= Wohlwill process =

Industrial procedure used to refine gold

The Wohlwill process is an industrial-scale chemical procedure used to refine gold to the highest degree of purity (99.999%). The process was invented in 1874 by Emil Wohlwill. This electrochemical process involves using a cast gold ingot, often called a doré bar, of 95%+ gold to serve as an anode. Lower percentages of gold in the anode will interfere with the reaction, especially when the contaminating metal is silver or one of the platinum group elements. The cathodes for this reaction are small sheets of pure (24k) gold sheeting or stainless steel. Current is applied to the system, and electricity travels through the electrolyte of chloroauric acid.
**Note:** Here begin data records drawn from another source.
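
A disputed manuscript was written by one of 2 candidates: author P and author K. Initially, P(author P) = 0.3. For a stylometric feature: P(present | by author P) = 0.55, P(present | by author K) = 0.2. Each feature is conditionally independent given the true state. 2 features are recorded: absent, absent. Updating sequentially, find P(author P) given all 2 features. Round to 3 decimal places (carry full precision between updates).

0.119

After 'absent': P(author P) = 0.45·0.3000 / (0.45·0.3000 + 0.8·0.7000) ≈ 0.1942
After 'absent': P(author P) = 0.45·0.1942 / (0.45·0.1942 + 0.8·0.8058) ≈ 0.1194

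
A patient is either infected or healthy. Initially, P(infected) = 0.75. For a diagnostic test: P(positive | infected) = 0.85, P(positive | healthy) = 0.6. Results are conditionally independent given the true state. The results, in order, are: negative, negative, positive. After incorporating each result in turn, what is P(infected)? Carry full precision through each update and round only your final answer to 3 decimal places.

After 'negative': P(infected) = 0.15·0.7500 / (0.15·0.7500 + 0.4·0.2500) ≈ 0.5294
After 'negative': P(infected) = 0.15·0.5294 / (0.15·0.5294 + 0.4·0.4706) ≈ 0.2967
After 'positive': P(infected) = 0.85·0.2967 / (0.85·0.2967 + 0.6·0.7033) ≈ 0.3741

0.374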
Gold and other metals are dissolved at the anode, and pure gold (coming through the chloroauric acid by ion transfer) is preferably plated onto the gold cathode while other metals remain in the solution. When the anode is dissolved, the cathode is removed and melted or otherwise processed in the manner required for sale or use. The resulting gold is 99.999% pure, and of higher purity than gold produced by the other common refining method, the Miller process, which produces gold of 99.5% purity.

For industrial gold production the Wohlwill process is necessary for highest purity gold applications. When lower purity gold is required, refiners often utilize the Miller process for its relative ease and quicker turnaround times and because it does not require a large inventory of gold, in the form of chloroauric acid.